Firstly there’s a FOSDEM talk entitled Liberating ARM’s Mali GPU by Luc Verhaegen. Having a Nouveau style driver for the MALI GPUs will be a massive improvement for Linux on ARM as this is the core that ARM develops themselves and companies can then license it to use without having to develop their own. I think we’ll see this GPU design in a lot of devices in the coming years.

Next up there’s hints from Arnd Bergmann, a kernel developer at IBM/Linaro (according to LinkedIn), that the traditionally frosty relationship NVIDIA has with Linux X drivers might change for the Tegra platform with the comment of “see them in the same boat as Intel and AMD regarding their support for free drivers in the near future”. Which while isn’t any form of guarantee it sort of indicates they might well be at least considering it.
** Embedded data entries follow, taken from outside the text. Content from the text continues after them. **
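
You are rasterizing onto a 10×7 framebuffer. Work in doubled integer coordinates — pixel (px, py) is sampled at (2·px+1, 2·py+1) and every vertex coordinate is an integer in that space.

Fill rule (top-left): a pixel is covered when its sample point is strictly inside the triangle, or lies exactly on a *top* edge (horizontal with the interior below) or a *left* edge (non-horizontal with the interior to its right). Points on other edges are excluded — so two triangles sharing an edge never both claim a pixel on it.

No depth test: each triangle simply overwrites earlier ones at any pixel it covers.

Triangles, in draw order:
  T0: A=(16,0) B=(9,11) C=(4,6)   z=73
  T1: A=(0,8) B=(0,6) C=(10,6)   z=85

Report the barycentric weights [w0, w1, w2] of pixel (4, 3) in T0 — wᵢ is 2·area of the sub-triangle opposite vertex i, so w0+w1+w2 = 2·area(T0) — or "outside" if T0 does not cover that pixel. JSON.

T0:
  2·area = 90
  edge (16, 0)→(9, 11): d=(-7,11) right/bottom  bias=-1
  edge (9, 11)→(4, 6): d=(-5,-5) top-left  bias=+0
  edge (4, 6)→(16, 0): d=(12,-6) top-left  bias=+0
    (7,0)@(15, 1): e=[4,80,6] → X
    (8,0)@(17, 1): e=[-18,90,18] → .
    (0,1)@(1, 3): e=[144,0,-54] → .  [on edge]
    (5,1)@(11, 3): e=[34,50,6] → X
    (6,1)@(13, 3): e=[12,60,18] → X
    (7,1)@(15, 3): e=[-10,70,30] → .
    (1,2)@(3, 5): e=[108,0,-18] → .  [on edge]
    (3,2)@(7, 5): e=[64,20,6] → X
    (4,2)@(9, 5): e=[42,30,18] → X
    (6,2)@(13, 5): e=[-2,50,42] → .
    (2,3)@(5, 7): e=[72,0,18] → X  [on edge]
    (6,3)@(13, 7): e=[-16,40,66] → .
    (3,4)@(7, 9): e=[36,0,54] → X  [on edge]
    (4,5)@(9, 11): e=[0,0,90] → .  [on edge]
    (5,6)@(11, 13): e=[-36,0,126] → .  [on edge]
  covered (12 px):
    . . . . . . . X . .
    . . . . . X X . . .
    . . . X X X . . . .
    . . X X X X . . . .
    . . . X X . . . . .
    . . . . . . . . . .
    . . . . . . . . . .
T1:
  2·area = 20
  edge (0, 8)→(0, 6): d=(0,-2) top-left  bias=+0
  edge (0, 6)→(10, 6): d=(10,0) top-left  bias=+0
  edge (10, 6)→(0, 8): d=(-10,2) right/bottom  bias=-1
    (7,2)@(15, 5): e=[30,-10,0] → .  [on edge]
    (0,3)@(1, 7): e=[2,10,8] → X
    (1,3)@(3, 7): e=[6,10,4] → X
    (2,3)@(5, 7): e=[10,10,0] → .  [on edge]
    (0,4)@(1, 9): e=[2,30,-12] → .
    (1,4)@(3, 9): e=[6,30,-16] → .
  covered (2 px):
    . . . . . . . . . .
    . . . . . . . . . .
    . . . . . . . . . .
    X X . . . . . . . .
    . . . . . . . . . .
    . . . . . . . . . .
    . . . . . . . . . .

Answer: [20,42,28]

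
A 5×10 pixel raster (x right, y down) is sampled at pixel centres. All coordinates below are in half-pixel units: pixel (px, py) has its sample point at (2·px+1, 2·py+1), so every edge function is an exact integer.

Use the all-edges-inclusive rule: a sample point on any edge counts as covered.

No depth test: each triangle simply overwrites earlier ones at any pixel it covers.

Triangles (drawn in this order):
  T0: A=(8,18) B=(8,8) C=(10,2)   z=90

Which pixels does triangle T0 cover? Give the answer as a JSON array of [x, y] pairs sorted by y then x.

T0:
  2·area = 20
  edge (8, 18)→(8, 8): d=(0,-10) inclusive
  edge (8, 8)→(10, 2): d=(2,-6) inclusive
  edge (10, 2)→(8, 18): d=(-2,16) inclusive
    (4,2)@(9, 5): e=[10,0,10] → X  [on edge]
    (4,3)@(9, 7): e=[10,4,6] → X
    (4,4)@(9, 9): e=[10,8,2] → X
    (3,5)@(7, 11): e=[-10,0,30] → .  [on edge]
    (4,5)@(9, 11): e=[10,12,-2] → .
    (2,8)@(5, 17): e=[-30,0,50] → .  [on edge]
  covered (3 px):
    . . . . .
    . . . . .
    . . . . X
    . . . . X
    . . . . X
    . . . . .
    . . . . .
    . . . . .
    . . . . .
    . . . . .

Answer: [[4,2],[4,3],[4,4]]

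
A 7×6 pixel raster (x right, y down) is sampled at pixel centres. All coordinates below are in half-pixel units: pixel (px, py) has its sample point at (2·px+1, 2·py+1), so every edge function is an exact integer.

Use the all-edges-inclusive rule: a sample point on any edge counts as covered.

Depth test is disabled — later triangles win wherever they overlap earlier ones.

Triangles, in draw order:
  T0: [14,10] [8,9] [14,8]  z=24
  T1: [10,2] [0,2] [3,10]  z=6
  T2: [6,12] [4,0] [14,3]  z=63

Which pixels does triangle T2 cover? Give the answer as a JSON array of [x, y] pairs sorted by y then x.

T0:
  2·area = 12
  edge (14, 10)→(8, 9): d=(-6,-1) inclusive
  edge (8, 9)→(14, 8): d=(6,-1) inclusive
  edge (14, 8)→(14, 10): d=(0,2) inclusive
    (4,4)@(9, 9): e=[1,1,10] → X
    (5,4)@(11, 9): e=[3,3,6] → X
    (6,4)@(13, 9): e=[5,5,2] → X
    (4,5)@(9, 11): e=[-11,13,10] → .
    (5,5)@(11, 11): e=[-9,15,6] → .
    (6,5)@(13, 11): e=[-7,17,2] → .
  covered (3 px):
    . . . . . . .
    . . . . . . .
    . . . . . . .
    . . . . . . .
    . . . . X X X
    . . . . . . .
T1:
  2·area = 80  (B↔C swapped to make it positive)
  edge (10, 2)→(3, 10): d=(-7,8) inclusive
  edge (3, 10)→(0, 2): d=(-3,-8) inclusive
  edge (0, 2)→(10, 2): d=(10,0) inclusive
    (0,1)@(1, 3): e=[65,5,10] → X
    (1,1)@(3, 3): e=[49,21,10] → X
    (2,1)@(5, 3): e=[33,37,10] → X
    (3,1)@(7, 3): e=[17,53,10] → X
    (4,1)@(9, 3): e=[1,69,10] → X
    (5,1)@(11, 3): e=[-15,85,10] → .
    (0,2)@(1, 5): e=[51,-1,30] → .
    (1,2)@(3, 5): e=[35,15,30] → X
    (4,2)@(9, 5): e=[-13,63,30] → .
    (1,3)@(3, 7): e=[21,9,50] → X
    (3,3)@(7, 7): e=[-11,41,50] → .
    (1,4)@(3, 9): e=[7,3,70] → X
  covered (11 px):
    . . . . . . .
    X X X X X . .
    . X X X . . .
    . X X . . . .
    . X . . . . .
    . . . . . . .
T2:
  2·area = 114
  edge (6, 12)→(4, 0): d=(-2,-12) inclusive
  edge (4, 0)→(14, 3): d=(10,3) inclusive
  edge (14, 3)→(6, 12): d=(-8,9) inclusive
    (2,0)@(5, 1): e=[10,7,97] → X
    (3,0)@(7, 1): e=[34,1,79] → X
    (4,0)@(9, 1): e=[58,-5,61] → .
    (2,1)@(5, 3): e=[6,27,81] → X
    (4,1)@(9, 3): e=[54,15,45] → X
    (5,1)@(11, 3): e=[78,9,27] → X
    (6,1)@(13, 3): e=[102,3,9] → X
    (2,2)@(5, 5): e=[2,47,65] → X
    (6,2)@(13, 5): e=[98,23,-7] → .
    (2,3)@(5, 7): e=[-2,67,49] → .
    (3,3)@(7, 7): e=[22,61,31] → X
    (5,3)@(11, 7): e=[70,49,-5] → .
  covered (14 px):
    . . X X . . .
    . . X X X X X
    . . X X X X .
    . . . X X . .
    . . . X . . .
    . . . . . . .

Final: [[2,0],[3,0],[2,1],[3,1],[4,1],[5,1],[6,1],[2,2],[3,2],[4,2],[5,2],[3,3],[4,3],[3,4]]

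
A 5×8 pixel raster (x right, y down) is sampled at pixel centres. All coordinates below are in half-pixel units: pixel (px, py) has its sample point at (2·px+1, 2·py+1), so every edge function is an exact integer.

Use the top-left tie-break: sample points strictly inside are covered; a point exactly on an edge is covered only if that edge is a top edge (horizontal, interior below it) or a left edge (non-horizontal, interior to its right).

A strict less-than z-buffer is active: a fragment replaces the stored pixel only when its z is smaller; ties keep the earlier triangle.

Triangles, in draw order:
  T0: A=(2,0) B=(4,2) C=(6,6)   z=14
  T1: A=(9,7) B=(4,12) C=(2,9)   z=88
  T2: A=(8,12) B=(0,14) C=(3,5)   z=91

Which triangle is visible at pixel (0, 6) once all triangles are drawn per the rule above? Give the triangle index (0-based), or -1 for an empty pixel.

T0:
  2·area = 4
  edge (2, 0)→(4, 2): d=(2,2) right/bottom  bias=-1
  edge (4, 2)→(6, 6): d=(2,4) right/bottom  bias=-1
  edge (6, 6)→(2, 0): d=(-4,-6) top-left  bias=+0
    (1,0)@(3, 1): e=[0,2,2] → ·  [on edge]
    (2,1)@(5, 3): e=[0,-2,6] → ·  [on edge]
    (3,2)@(7, 5): e=[0,-6,10] → ·  [on edge]
    (4,3)@(9, 7): e=[0,-10,14] → ·  [on edge]
  covered (0 px):
    · · · · ·
    · · · · ·
    · · · · ·
    · · · · ·
    · · · · ·
    · · · · ·
    · · · · ·
    · · · · ·
T1:
  2·area = 25
  edge (9, 7)→(4, 12): d=(-5,5) right/bottom  bias=-1
  edge (4, 12)→(2, 9): d=(-2,-3) top-left  bias=+0
  edge (2, 9)→(9, 7): d=(7,-2) top-left  bias=+0
    (4,3)@(9, 7): e=[0,25,0] → ·  [on edge]
    (1,4)@(3, 9): e=[20,3,2] → #
    (2,4)@(5, 9): e=[10,9,6] → #
    (3,4)@(7, 9): e=[0,15,10] → ·  [on edge]
    (1,5)@(3, 11): e=[10,-1,16] → ·
    (2,5)@(5, 11): e=[0,5,20] → ·  [on edge]
    (1,6)@(3, 13): e=[0,-5,30] → ·  [on edge]
    (0,7)@(1, 15): e=[0,-15,40] → ·  [on edge]
  covered (2 px):
    · · · · ·
    · · · · ·
    · · · · ·
    · · · · ·
    · # # · ·
    · · · · ·
    · · · · ·
    · · · · ·
T2:
  2·area = 66
  edge (8, 12)→(0, 14): d=(-8,2) right/bottom  bias=-1
  edge (0, 14)→(3, 5): d=(3,-9) top-left  bias=+0
  edge (3, 5)→(8, 12): d=(5,7) right/bottom  bias=-1
    (1,2)@(3, 5): e=[66,0,0] → ·  [on edge]
    (1,3)@(3, 7): e=[50,6,10] → #
    (2,3)@(5, 7): e=[46,24,-4] → ·
    (1,4)@(3, 9): e=[34,12,20] → #
    (2,4)@(5, 9): e=[30,30,6] → #
    (3,4)@(7, 9): e=[26,48,-8] → ·
    (0,5)@(1, 11): e=[22,0,44] → #  [on edge]
    (3,5)@(7, 11): e=[10,54,2] → #
    (4,5)@(9, 11): e=[6,72,-12] → ·
    (0,6)@(1, 13): e=[6,6,54] → #
    (2,6)@(5, 13): e=[-2,42,26] → ·
    (3,6)@(7, 13): e=[-6,60,12] → ·
  covered (9 px):
    · · · · ·
    · · · · ·
    · · · · ·
    · # · · ·
    · # # · ·
    # # # # ·
    # # · · ·
    · · · · ·

Z-buffer (winner per pixel, '.' = empty):
  . . . . .
  . . . . .
  . . . . .
  . 2 . . .
  . 1 1 . .
  2 2 2 2 .
  2 2 . . .
  . . . . .

Final: 2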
Samsung has also had their Exynos 4210 DRM driver merged into kernel 3.2. It’s a basic, un-accelerated DRM driver which supports KMS. It’s some forward movement, although there’s no mention yet of what the user side driver will consist of. There’s also a project for an open S3C6410 driver which is a earlier gen Samsung SoC.

Texas Instruments is also working on it’s omapdrm driver which also provides a similar basic DRM/KMS functionality. There’s also a matching X.Org driver which in conjunction with omapdrm can provide a 2D DDX driver. No 3D yet though. Not really holding my breath on that one to be honest. The FSF has had PowerVR on it’s high priority list for quite some time and as the GPU in every generation of iDevice Imagination Technologies Group has no financial incentive to support any form of X based 3D driver as they’re already selling silicon hand over fist whether it’s iOS or Android based. The working 2D driver for the aforementioned SGX derived Poulsbo plus the OMAP bits might be enough for some smart hacker to glue bits together to at least get a decent general purpose 2D SGX driver though.

Well the open drivers on ARM aren’t great, but at least there’s a few upcoming improvements to look forward to. Maybe the smaller companies might realise that an open driver will at least allow them to sell some silicon designs where they can’t get their foot in the door with the likes of Apple. Maybe people like Luc will just hack them before they do and make it a mute point.